One of the world’s major independent commodity traders, Trafigura, has ordered 35 newbuild crude oil and product tankers that will be leased to the trading house with options to buy later, the company said in a statement.

The 35 tankers are being built in China and South Korea and include medium range (MR) tankers, long range tankers (LR2s), and Suezmax tankers.

The order “has been placed by a close Asian financial partner and the vessels are being leased on delivery to Trafigura with options to purchase at a later stage. Vessels are being delivered from today and throughout 2019, with the majority of vessels being delivered in the first quarter of 2019,” Trafigura said on Thursday.

“The super eco-efficient vessels are being built to the highest technical specifications which also meet the upcoming IMO 2020 regulations,” said Rasmus Bach Nielsen, Global Head of Wet Freight Shipping for Trafigura.

“Until 2020, the vessels will run on regular fuel, and from then onwards, whenever allowed (some ports do not allow usage of open loop scrubber), they will burn high sulphur fuel oil, which is possible due to the scrubber onboard each vessel,” a spokesman for Trafigura told Reuters on Friday.

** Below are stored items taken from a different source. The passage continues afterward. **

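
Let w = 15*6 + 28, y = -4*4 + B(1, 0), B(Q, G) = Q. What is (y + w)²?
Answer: 10609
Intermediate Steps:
y = -15 (y = -4*4 + 1 = -16 + 1 = -15)
w = 118 (w = 90 + 28 = 118)
(y + w)² = (-15 + 118)² = 103² = 10609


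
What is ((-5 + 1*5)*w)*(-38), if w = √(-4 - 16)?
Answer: 0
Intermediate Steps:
w = 2*I*√5 (w = √(-20) = 2*I*√5 ≈ 4.4721*I)
((-5 + 1*5)*w)*(-38) = ((-5 + 1*5)*(2*I*√5))*(-38) = ((-5 + 5)*(2*I*√5))*(-38) = (0*(2*I*√5))*(-38) = 0*(-38) = 0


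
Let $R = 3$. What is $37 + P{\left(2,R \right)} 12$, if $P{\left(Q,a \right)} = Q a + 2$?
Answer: $133$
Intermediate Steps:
$P{\left(Q,a \right)} = 2 + Q a$
$37 + P{\left(2,R \right)} 12 = 37 + \left(2 + 2 \cdot 3\right) 12 = 37 + \left(2 + 6\right) 12 = 37 + 8 \cdot 12 = 37 + 96 = 133$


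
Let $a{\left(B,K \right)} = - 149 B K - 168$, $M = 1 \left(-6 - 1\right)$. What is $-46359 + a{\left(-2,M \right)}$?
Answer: $-48613$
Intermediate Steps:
$M = -7$ ($M = 1 \left(-7\right) = -7$)
$a{\left(B,K \right)} = -168 - 149 B K$ ($a{\left(B,K \right)} = - 149 B K - 168 = -168 - 149 B K$)
$-46359 + a{\left(-2,M \right)} = -46359 - \left(168 - -2086\right) = -46359 - 2254 = -48613$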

The International Maritime Organization (IMO) has set January 1, 2020, as the starting date from which only low-sulfur fuel oil will be allowed to be used for ships.

According to energy consultancy Wood Mackenzie, shippers will need to either consider switching to alternative fuels, such as Ultra Low Sulphur Fuel Oil (ULSFO) or marine gas oil (MGO), or install scrubbers—a system that removes sulphur from exhaust gas emitted by bunkers.

“Installing scrubbers may be an economically attractive option,” Iain Mowat, senior research analyst, EMEARC refining and oil product markets, at Wood Mackenzie, said.

“Although there is an initial investment, shippers can expect a rate of return of between 20% and 50% depending on investment cost, MGO-fuel oil spread and ships’ fuel consumption,” Mowat noted.